One of the few Republicans in Washington who understands the folly of this approach, and has consistently opposed it, is Jeff Sessions, ranking Republican on the Senate Budget Committee. Last week, Sessions released this statement on the current negotiations:
Today, President Obama hosted party leaders at the White House for the newest round of closed-door meetings while the Senate stands adjourned.

We are once again headed toward some secret deal that will be presented in 11th hour and 59th minute, rushed to passage under the threat of panic. Meanwhile, the economy continues to suffer from this ominous cloud of uncertainty.

I can understand why the President wants to operate in secret. When he submitted his budget in February, it was panned across the board for failing to meet any of the targets he set out. So now, instead of putting a plan on paper, the President again retreats to secret meetings. Why should Americans agree to higher taxes when the President and his Majority Leader refuse to say how the money will be spent?

Secrecy cements the status quo: more spending, more debt, more runaway government. It is the enemy of accountability, change, and reform.

It is time to try the one thing that hasn’t been tried: open, public process on the Senate floor. The American people elect Senators to be their voice and their vote in this chamber. We cannot simply rush through some secret deal that no one can amend, alter, review, scrutinize, or dispute.

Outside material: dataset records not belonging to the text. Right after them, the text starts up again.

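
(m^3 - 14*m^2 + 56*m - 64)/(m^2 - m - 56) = (m^2 - 6*m + 8)/(m + 7)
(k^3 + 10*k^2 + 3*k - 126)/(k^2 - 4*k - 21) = (-k^3 - 10*k^2 - 3*k + 126)/(-k^2 + 4*k + 21)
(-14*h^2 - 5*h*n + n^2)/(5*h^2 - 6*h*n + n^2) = (-14*h^2 - 5*h*n + n^2)/(5*h^2 - 6*h*n + n^2)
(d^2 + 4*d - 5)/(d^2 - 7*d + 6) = (d + 5)/(d - 6)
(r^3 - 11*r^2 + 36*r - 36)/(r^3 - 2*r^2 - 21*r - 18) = (r^2 - 5*r + 6)/(r^2 + 4*r + 3)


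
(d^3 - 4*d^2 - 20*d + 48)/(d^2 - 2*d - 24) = d - 2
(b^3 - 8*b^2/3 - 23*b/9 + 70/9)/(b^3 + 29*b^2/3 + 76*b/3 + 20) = (3*b^2 - 13*b + 14)/(3*(b^2 + 8*b + 12))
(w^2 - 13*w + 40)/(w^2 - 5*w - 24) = (w - 5)/(w + 3)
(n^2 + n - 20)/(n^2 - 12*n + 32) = (n + 5)/(n - 8)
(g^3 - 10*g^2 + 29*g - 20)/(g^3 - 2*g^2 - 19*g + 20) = (g - 4)/(g + 4)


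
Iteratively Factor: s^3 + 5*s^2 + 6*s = (s + 2)*(s^2 + 3*s) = s*(s + 2)*(s + 3)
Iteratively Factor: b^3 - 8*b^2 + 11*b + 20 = (b - 4)*(b^2 - 4*b - 5) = (b - 4)*(b + 1)*(b - 5)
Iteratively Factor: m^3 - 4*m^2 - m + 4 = (m + 1)*(m^2 - 5*m + 4) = (m - 1)*(m + 1)*(m - 4)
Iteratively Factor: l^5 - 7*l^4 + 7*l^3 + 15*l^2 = (l)*(l^4 - 7*l^3 + 7*l^2 + 15*l) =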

That is why I am calling upon our leaders to guarantee that any plan to avert the fiscal cliff has one full week on the Senate floor with open amendment and debate.

Genuine consensus in which the American people participate can only be achieved through the hard, public work of the legislative process. Differences will be clarified and the true harrowing depths of our financial dangers will be made known.

No “deal” should be passed that the American people and their representatives have not had time to review.
Sessions is right on all counts. In addition, secret deals are a political disaster for Republicans. It is Republicans, not Democrats, who will be accused of intransigence and blamed not only for the apparent stalemate that will precede the last-second deal, but also for whatever elements of the agreement are unpopular with any given constituency. Why not have an open, public debate, in which Republicans can lay out, and vote for, their vision of smaller, cheaper government and lower, more rational taxes? Even if a compromise eventually follows, there will be a record as to which party favored which solutions. And we can begin to restore an open, democratic budget process.